The datasets.Insects class loads the Insects dataset, which provides multiple variants for concept drift evaluation. Each variant offers a different type of drift (abrupt, gradual, incremental, or combinations thereof) with 33 numerical features and 6 classes (24 for the out-of-control variant). The variant is selected at construction time. Both classes inherit from base.RemoteDataset and implement the standard River dataset iterator interface.
Usage
Import these datasets when you need a non-stationary data stream for evaluating drift-adaptive classifiers, drift detectors, or ensemble methods. They are commonly used with evaluate.progressive_val_score to benchmark models on concept drift scenarios.
Code Reference
Source Location
- Elec2:
river/datasets/elec2.py:L8-L51 - Insects:
river/datasets/insects.py:L8-L131
Signature
class Elec2(base.RemoteDataset):
def __init__(self) -> None
class Insects(base.RemoteDataset):
def __init__(self, variant: str = "abrupt_balanced")
Import
from river import datasets
Key Parameters
Elec2 takes no parameters.
Insects parameters:
| Parameter | Type | Default | Description |
|---|---|---|---|
variant |
str | "abrupt_balanced" | Which drift variant to load. Options: "abrupt_balanced", "abrupt_imbalanced", "gradual_balanced", "gradual_imbalanced", "incremental_abrupt_balanced", "incremental_reoccurring_balanced", "incremental_balanced" |
I/O Contract
Inputs
| Parameter | Type | Description |
|---|---|---|
| (constructor) | — | No input data needed at construction; datasets are downloaded on first iteration |
Outputs
| Output | Type | Description |
|---|---|---|
| Elec2 iterator | Iterator yielding (x: dict, y: bool) |
Each x is a dict of 8 float features; y is True (UP) or False (DOWN) |
| Insects iterator | Iterator yielding (x: dict, y: str) |
Each x is a dict of 33 features (f1..f33 as strings); y is the class label string |
Elec2 dataset properties: 45,312 samples, 8 features, binary classification (UP/DOWN).

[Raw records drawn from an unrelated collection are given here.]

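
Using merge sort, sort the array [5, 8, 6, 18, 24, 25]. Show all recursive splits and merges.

Merge sort trace:

Split: [5, 8, 6, 18, 24, 25] -> [5, 8, 6] and [18, 24, 25]
  Split: [5, 8, 6] -> [5] and [8, 6]
    Split: [8, 6] -> [8] and [6]
    Merge: [8] + [6] -> [6, 8]
  Merge: [5] + [6, 8] -> [5, 6, 8]
  Split: [18, 24, 25] -> [18] and [24, 25]
    Split: [24, 25] -> [24] and [25]
    Merge: [24] + [25] -> [24, 25]
  Merge: [18] + [24, 25] -> [18, 24, 25]
Merge: [5, 6, 8] + [18, 24, 25] -> [5, 6, 8, 18, 24, 25]

Final sorted array: [5, 6, 8, 18, 24, 25]

The merge sort proceeds by recursively splitting the array and merging sorted halves.
After all merges, the sorted array is [5, 6, 8, 18, 24, 25].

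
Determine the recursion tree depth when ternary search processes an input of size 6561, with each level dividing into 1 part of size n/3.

For divide and conquer with division factor 3:

Problem sizes at each level:
Level 0: 6561
Level 1: 2187
Level 2: 729
Level 3: 243
Level 4: 81
Level 5: 27
Level 6: 9
Level 7: 3
Level 8: 1

The root is level 0 and the size-1 base case is level 8 (the tree spans levels 0 through 8, i.e. 9 levels counting the root), so the depth is the number of divisions: log_3(6561) = 8

The recursion tree depth is log_3(6561) = 8. At each level, the problem size is divided by 3, so it takes 8 divisions to reduce to a base case of size 1. The algorithm makes 1 recursive call at each level.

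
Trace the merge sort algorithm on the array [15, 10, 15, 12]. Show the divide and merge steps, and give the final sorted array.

Merge sort trace:

Split: [15, 10, 15, 12] -> [15, 10] and [15, 12]
  Split: [15, 10] -> [15] and [10]
  Merge: [15] + [10] -> [10, 15]
  Split: [15, 12] -> [15] and [12]
  Merge: [15] + [12] -> [12, 15]
Merge: [10, 15] + [12, 15] -> [10, 12, 15, 15]

Final sorted array: [10, 12, 15, 15]

The merge sort proceeds by recursively splitting the array and merging sorted halves.
After all merges, the sorted array is [10, 12, 15, 15].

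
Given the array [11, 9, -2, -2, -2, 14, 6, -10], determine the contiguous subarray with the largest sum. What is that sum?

Using Kadane's algorithm on [11, 9, -2, -2, -2, 14, 6, -10]:

Scanning through the array:
Position 1 (value 9): max_ending_here = 20, max_so_far = 20
Position 2 (value -2): max_ending_here = 18, max_so_far = 20
Position 3 (value -2): max_ending_here = 16, max_so_far = 20
Position 4 (value -2): max_ending_here = 14, max_so_far = 20
Position 5 (value 14): max_ending_here = 28, max_so_far = 28
Position 6 (value 6): max_ending_here = 34, max_so_far = 34
Position 7 (value -10): max_ending_here = 24, max_so_far = 34

Maximum subarray: [11, 9, -2, -2, -2, 14, 6]
Maximum sum: 34

The maximum subarray is [11, 9, -2, -2, -2, 14, 6] with sum 34. This subarray runs from index 0 to index 6.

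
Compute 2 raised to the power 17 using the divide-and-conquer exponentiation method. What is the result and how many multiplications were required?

Computing 2^17 by squaring (build up from 2^1; each line after the first costs one multiplication):

2^1 = 2
2^2 = (2^1)^2 = 2^2 = 4
2^4 = (2^2)^2 = 4^2 = 16
2^8 = (2^4)^2 = 16^2 = 256
2^16 = (2^8)^2 = 256^2 = 65536
2^17 = 2 * 2^16 = 2 * 65536 = 131072

Result: 131072
Multiplications needed: 5 (5 lines after 2^1)

2^17 = 131072. Using exponentiation by squaring, this requires 5 multiplications. The key idea: if the exponent is even, square the half-power; if odd, multiply by the base once.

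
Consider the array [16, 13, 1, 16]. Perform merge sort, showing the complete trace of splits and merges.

Merge sort trace:

Split: [16, 13, 1, 16] -> [16, 13] and [1, 16]
  Split: [16, 13] -> [16] and [13]
  Merge: [16] + [13] -> [13, 16]
  Split: [1, 16] -> [1] and [16]
  Merge: [1] + [16] -> [1, 16]
Merge: [13, 16] + [1, 16] -> [1, 13, 16, 16]

Final sorted array: [1, 13, 16, 16]

The merge sort proceeds by recursively splitting the array and merging sorted halves.
After all merges, the sorted array is [1, 13, 16, 16].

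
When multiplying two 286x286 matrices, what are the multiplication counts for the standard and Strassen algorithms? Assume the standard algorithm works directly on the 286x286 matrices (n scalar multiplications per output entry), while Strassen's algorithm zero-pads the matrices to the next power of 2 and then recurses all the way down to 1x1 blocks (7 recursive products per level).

Matrix multiplication for 286x286 matrices:

Strassen's algorithm requires power-of-2 dimensions. Pad 286x286 to 512x512 (next power of 2).

Standard algorithm: 286^3 = 23393656 multiplications
Strassen's algorithm: 7^(log2(512)) = 7^9 = 40353607 multiplications
Difference: 23393656 - 40353607 = -16959951 (Strassen uses MORE here due to padding overhead — for small or just-over-power-of-2 n, padding can outweigh the per-level savings)

Standard: 23393656 multiplications (286^3). Strassen: 40353607 multiplications (7^9, after padding to 512x512). Strassen reduces 8 recursive multiplications to 7 at each level.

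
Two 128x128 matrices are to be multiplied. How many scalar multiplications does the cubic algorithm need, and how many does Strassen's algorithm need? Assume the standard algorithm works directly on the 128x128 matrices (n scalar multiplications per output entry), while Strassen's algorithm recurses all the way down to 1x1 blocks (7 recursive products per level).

Matrix multiplication for 128x128 matrices:

Standard algorithm: 128^3 = 2097152 multiplications
Strassen's algorithm: 7^(log2(128)) = 7^7 = 823543 multiplications
Savings: 2097152 - 823543 = 1273609 multiplications

Standard: 2097152 multiplications (128^3). Strassen: 823543 multiplications (7^7). Strassen reduces 8 recursive multiplications to 7 at each level.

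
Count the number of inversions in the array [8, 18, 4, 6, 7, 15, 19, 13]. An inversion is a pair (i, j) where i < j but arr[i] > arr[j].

Finding inversions in [8, 18, 4, 6, 7, 15, 19, 13]:

(0, 2): arr[0]=8 > arr[2]=4
(0, 3): arr[0]=8 > arr[3]=6
(0, 4): arr[0]=8 > arr[4]=7
(1, 2): arr[1]=18 > arr[2]=4
(1, 3): arr[1]=18 > arr[3]=6
(1, 4): arr[1]=18 > arr[4]=7
(1, 5): arr[1]=18 > arr[5]=15
(1, 7): arr[1]=18 > arr[7]=13
(5, 7): arr[5]=15 > arr[7]=13
(6, 7): arr[6]=19 > arr[7]=13

Total inversions: 10

The array has 10 inversion(s): (0,2), (0,3), (0,4), (1,2), (1,3), (1,4), (1,5), (1,7), (5,7), (6,7). Each pair (i,j) satisfies i < j and arr[i] > arr[j].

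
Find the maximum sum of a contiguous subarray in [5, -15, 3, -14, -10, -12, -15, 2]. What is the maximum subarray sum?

Using Kadane's algorithm on [5, -15, 3, -14, -10, -12, -15, 2]:

Scanning through the array:
Position 1 (value -15): max_ending_here = -10, max_so_far = 5
Position 2 (value 3): max_ending_here = 3, max_so_far = 5
Position 3 (value -14): max_ending_here = -11, max_so_far = 5
Position 4 (value -10): max_ending_here = -10, max_so_far = 5
Position 5 (value -12): max_ending_here = -12, max_so_far = 5
Position 6 (value -15): max_ending_here = -15, max_so_far = 5
Position 7 (value 2): max_ending_here = 2, max_so_far = 5

Maximum subarray: [5]
Maximum sum: 5

The maximum subarray is [5] with sum 5. This subarray runs from index 0 to index 0.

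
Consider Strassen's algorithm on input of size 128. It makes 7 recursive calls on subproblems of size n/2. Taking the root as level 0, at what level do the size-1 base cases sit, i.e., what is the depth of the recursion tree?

For divide and conquer with division factor 2:

Problem sizes at each level:
Level 0: 128
Level 1: 64
Level 2: 32
Level 3: 16
Level 4: 8
Level 5: 4
Level 6: 2
Level 7: 1

The root is level 0 and the size-1 base case is level 7 (the tree spans levels 0 through 7, i.e. 8 levels counting the root), so the depth is the number of divisions: log_2(128) = 7

The recursion tree depth is log_2(128) = 7. At each level, the problem size is divided by 2, so it takes 7 divisions to reduce to a base case of size 1. The algorithm makes 7 recursive calls at each level.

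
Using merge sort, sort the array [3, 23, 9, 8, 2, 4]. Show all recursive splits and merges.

Merge sort trace:

Split: [3, 23, 9, 8, 2, 4] -> [3, 23, 9] and [8, 2, 4]
  Split: [3, 23, 9] -> [3] and [23, 9]
    Split: [23, 9] -> [23] and [9]
    Merge: [23] + [9] -> [9, 23]
  Merge: [3] + [9, 23] -> [3, 9, 23]
  Split: [8, 2, 4] -> [8] and [2, 4]
    Split: [2, 4] -> [2] and [4]
    Merge: [2] + [4] -> [2, 4]
  Merge: [8] + [2, 4] -> [2, 4, 8]
Merge: [3, 9, 23] + [2, 4, 8] -> [2, 3, 4, 8, 9, 23]

Final sorted array: [2, 3, 4, 8, 9, 23]

The merge sort proceeds by recursively splitting the array and merging sorted halves.
After all merges, the sorted array is [2, 3, 4, 8, 9, 23].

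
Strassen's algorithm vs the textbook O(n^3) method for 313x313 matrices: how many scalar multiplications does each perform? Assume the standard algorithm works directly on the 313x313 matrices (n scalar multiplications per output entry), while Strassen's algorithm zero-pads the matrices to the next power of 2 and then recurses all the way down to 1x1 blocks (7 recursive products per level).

Matrix multiplication for 313x313 matrices:

Strassen's algorithm requires power-of-2 dimensions. Pad 313x313 to 512x512 (next power of 2).

Standard algorithm: 313^3 = 30664297 multiplications
Strassen's algorithm: 7^(log2(512)) = 7^9 = 40353607 multiplications
Difference: 30664297 - 40353607 = -9689310 (Strassen uses MORE here due to padding overhead — for small or just-over-power-of-2 n, padding can outweigh the per-level savings)

Standard: 30664297 multiplications (313^3). Strassen: 40353607 multiplications (7^9, after padding to 512x512). Strassen reduces 8 recursive multiplications to 7 at each level.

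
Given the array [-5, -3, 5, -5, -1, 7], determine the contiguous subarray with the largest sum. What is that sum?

Using Kadane's algorithm on [-5, -3, 5, -5, -1, 7]:

Scanning through the array:
Position 1 (value -3): max_ending_here = -3, max_so_far = -3
Position 2 (value 5): max_ending_here = 5, max_so_far = 5
Position 3 (value -5): max_ending_here = 0, max_so_far = 5
Position 4 (value -1): max_ending_here = -1, max_so_far = 5
Position 5 (value 7): max_ending_here = 7, max_so_far = 7

Maximum subarray: [7]
Maximum sum: 7

The maximum subarray is [7] with sum 7. This subarray runs from index 5 to index 5.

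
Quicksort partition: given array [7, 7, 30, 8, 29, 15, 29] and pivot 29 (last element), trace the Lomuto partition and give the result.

Lomuto partition with pivot = 29:

Initial array: [7, 7, 30, 8, 29, 15, 29]

arr[0]=7 <= 29: swap with position 0, array becomes [7, 7, 30, 8, 29, 15, 29]
arr[1]=7 <= 29: swap with position 1, array becomes [7, 7, 30, 8, 29, 15, 29]
arr[2]=30 > 29: no swap
arr[3]=8 <= 29: swap with position 2, array becomes [7, 7, 8, 30, 29, 15, 29]
arr[4]=29 <= 29: swap with position 3, array becomes [7, 7, 8, 29, 30, 15, 29]
arr[5]=15 <= 29: swap with position 4, array becomes [7, 7, 8, 29, 15, 30, 29]

Place pivot at position 5: [7, 7, 8, 29, 15, 29, 30]
Pivot position: 5

After partitioning with pivot 29, the array becomes [7, 7, 8, 29, 15, 29, 30]. The pivot is placed at index 5. All elements to the left of the pivot are <= 29, and all elements to the right are > 29.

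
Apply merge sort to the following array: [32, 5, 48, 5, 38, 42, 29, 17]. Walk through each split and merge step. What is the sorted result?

Merge sort trace:

Split: [32, 5, 48, 5, 38, 42, 29, 17] -> [32, 5, 48, 5] and [38, 42, 29, 17]
  Split: [32, 5, 48, 5] -> [32, 5] and [48, 5]
    Split: [32, 5] -> [32] and [5]
    Merge: [32] + [5] -> [5, 32]
    Split: [48, 5] -> [48] and [5]
    Merge: [48] + [5] -> [5, 48]
  Merge: [5, 32] + [5, 48] -> [5, 5, 32, 48]
  Split: [38, 42, 29, 17] -> [38, 42] and [29, 17]
    Split: [38, 42] -> [38] and [42]
    Merge: [38] + [42] -> [38, 42]
    Split: [29, 17] -> [29] and [17]
    Merge: [29] + [17] -> [17, 29]
  Merge: [38, 42] + [17, 29] -> [17, 29, 38, 42]
Merge: [5, 5, 32, 48] + [17, 29, 38, 42] -> [5, 5, 17, 29, 32, 38, 42, 48]

Final sorted array: [5, 5, 17, 29, 32, 38, 42, 48]

The merge sort proceeds by recursively splitting the array and merging sorted halves.
After all merges, the sorted array is [5, 5, 17, 29, 32, 38, 42, 48].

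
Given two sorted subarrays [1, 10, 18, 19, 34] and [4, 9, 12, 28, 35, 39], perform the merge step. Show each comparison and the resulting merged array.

Merging process:

Compare 1 vs 4: take 1 from left. Merged: [1]
Compare 10 vs 4: take 4 from right. Merged: [1, 4]
Compare 10 vs 9: take 9 from right. Merged: [1, 4, 9]
Compare 10 vs 12: take 10 from left. Merged: [1, 4, 9, 10]
Compare 18 vs 12: take 12 from right. Merged: [1, 4, 9, 10, 12]
Compare 18 vs 28: take 18 from left. Merged: [1, 4, 9, 10, 12, 18]
Compare 19 vs 28: take 19 from left. Merged: [1, 4, 9, 10, 12, 18, 19]
Compare 34 vs 28: take 28 from right. Merged: [1, 4, 9, 10, 12, 18, 19, 28]
Compare 34 vs 35: take 34 from left. Merged: [1, 4, 9, 10, 12, 18, 19, 28, 34]
Append remaining from right: [35, 39]. Merged: [1, 4, 9, 10, 12, 18, 19, 28, 34, 35, 39]

Final merged array: [1, 4, 9, 10, 12, 18, 19, 28, 34, 35, 39]
Total comparisons: 9

The merged array is [1, 4, 9, 10, 12, 18, 19, 28, 34, 35, 39], requiring 9 comparisons. The merge step runs in O(n) time where n is the total number of elements.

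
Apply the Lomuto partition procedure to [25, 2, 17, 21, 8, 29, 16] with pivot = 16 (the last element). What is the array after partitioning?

Lomuto partition with pivot = 16:

Initial array: [25, 2, 17, 21, 8, 29, 16]

arr[0]=25 > 16: no swap
arr[1]=2 <= 16: swap with position 0, array becomes [2, 25, 17, 21, 8, 29, 16]
arr[2]=17 > 16: no swap
arr[3]=21 > 16: no swap
arr[4]=8 <= 16: swap with position 1, array becomes [2, 8, 17, 21, 25, 29, 16]
arr[5]=29 > 16: no swap

Place pivot at position 2: [2, 8, 16, 21, 25, 29, 17]
Pivot position: 2

After partitioning with pivot 16, the array becomes [2, 8, 16, 21, 25, 29, 17]. The pivot is placed at index 2. All elements to the left of the pivot are <= 16, and all elements to the right are > 16.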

Insects dataset properties: Varies by variant (24,150 to 355,275 samples), 33 features, 6-class classification.
Usage Examples
Loading the Elec2 Dataset
from river import datasets
dataset = datasets.Elec2()
for x, y in dataset:
print(x, y)
break
# x is a dict with keys: date, day, period, nswprice, nswdemand, vicprice, vicdemand, transfer
# y is True (UP) or False (DOWN)
Loading the Insects Dataset with a Specific Variant
from river import datasets
# Load the gradual drift variant
dataset = datasets.Insects(variant="gradual_balanced")
for x, y in dataset:
print(x, y)
break
# x is a dict with keys f1..f33
# y is a class label string
Using Elec2 with Progressive Validation
from river import datasets, evaluate, metrics, tree
dataset = datasets.Elec2().take(3000)
model = tree.HoeffdingAdaptiveTreeClassifier(seed=42)
metric = metrics.Accuracy()
evaluate.progressive_val_score(dataset, model, metric)
# Accuracy: ...